The Centennial Trail, which runs along the narrow shoulder of Upriver Drive, will be realigned and expanded to a width of 12 feet. The overgrown vegetation lining the banks of the river will be scaled back and replaced with native plantings.
“It checked a lot of boxes,” Howard said of the project.
Avista has seen increased interest in paddleboarding in this section of the river, which is close to downtown and several neighborhoods.
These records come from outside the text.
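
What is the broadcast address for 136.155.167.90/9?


Network: 136.128.0.0/9
Host bits = 23
Set all host bits to 1:
Broadcast: 136.255.255.255


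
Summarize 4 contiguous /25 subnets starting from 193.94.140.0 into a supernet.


Original prefix: /25
Number of subnets: 4 = 2^2
New prefix = 25 - 2 = 23
Supernet: 193.94.140.0/23


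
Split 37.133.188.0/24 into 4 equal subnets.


New prefix = 24 + 2 = 26
Each subnet has 64 addresses
  37.133.188.0/26
  37.133.188.64/26
  37.133.188.128/26
  37.133.188.192/26
Subnets: 37.133.188.0/26, 37.133.188.64/26, 37.133.188.128/26, 37.133.188.192/26


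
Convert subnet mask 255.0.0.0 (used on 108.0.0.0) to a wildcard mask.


Subnet mask: 255.0.0.0
Wildcard = 255.255.255.255 - subnet mask
255 - 255 = 0
255 - 0 = 255
255 - 0 = 255
255 - 0 = 255
Wildcard: 0.255.255.255


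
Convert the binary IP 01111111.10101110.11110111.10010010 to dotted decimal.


01111111 = 127
10101110 = 174
11110111 = 247
10010010 = 146
IP: 127.174.247.146


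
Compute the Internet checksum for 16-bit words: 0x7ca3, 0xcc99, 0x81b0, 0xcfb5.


Sum all words (with carry folding):
+ 0x7ca3 = 0x7ca3
+ 0xcc99 = 0x493d
+ 0x81b0 = 0xcaed
+ 0xcfb5 = 0x9aa3
One's complement: ~0x9aa3
Checksum = 0x655c


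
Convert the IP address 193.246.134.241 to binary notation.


193 = 11000001
246 = 11110110
134 = 10000110
241 = 11110001
Binary: 11000001.11110110.10000110.11110001


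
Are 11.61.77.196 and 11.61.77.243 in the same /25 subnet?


Mask: 255.255.255.128
11.61.77.196 AND mask = 11.61.77.128
11.61.77.243 AND mask = 11.61.77.128
Yes, same subnet (11.61.77.128)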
Under its federal license, Avista is obligated to provide continued access to the river.
When it’s complete, the park will replace the section of Upriver Drive between Mission Avenue and North Center Street.
Delaying the park’s construction until 2021 will allow it to be done in a single season, minimizing its impact on the neighborhood and improving cost efficiency.
“When we do mobilize to do that construction, we want to be able to get the park done and made available as quickly as possible,” Howard said.
The Spokane Transit Authority began work on its rapid transit City Line this month and will add new stops on Mission Avenue near the Upriver Park footprint in September. Avista will benefit by allowing STA to complete work on its nearby stations before the utility starts work on Upriver Park, Howard said.
The project already received a public vetting when Avista successfully petitioned the city to vacate Upriver Drive and make way for the park.
At a public hearing held by the City Council, several residents of neighborhoods to the east and north of Upriver Drive expressed concern about the impact the road’s closure would have on their commute.
Some residents of the Riverview Retirement Community on Upriver Drive also voiced concerns about how the road’s closure would impact accessibility into their neighborhood.
“We’re trying to stay connected to all of those folks,” Howard said.
Avista is continuing to assess the design of the intersection between North Center Street and Upriver Drive.
“That intersection needs to work really well as the main arterial flow,” Howard said.
To address concerns about traffic backups at the nearby intersection of Mission Avenue and North Perry Street, Avista is working with the city to optimize the traffic light cycle, which is currently on a timer.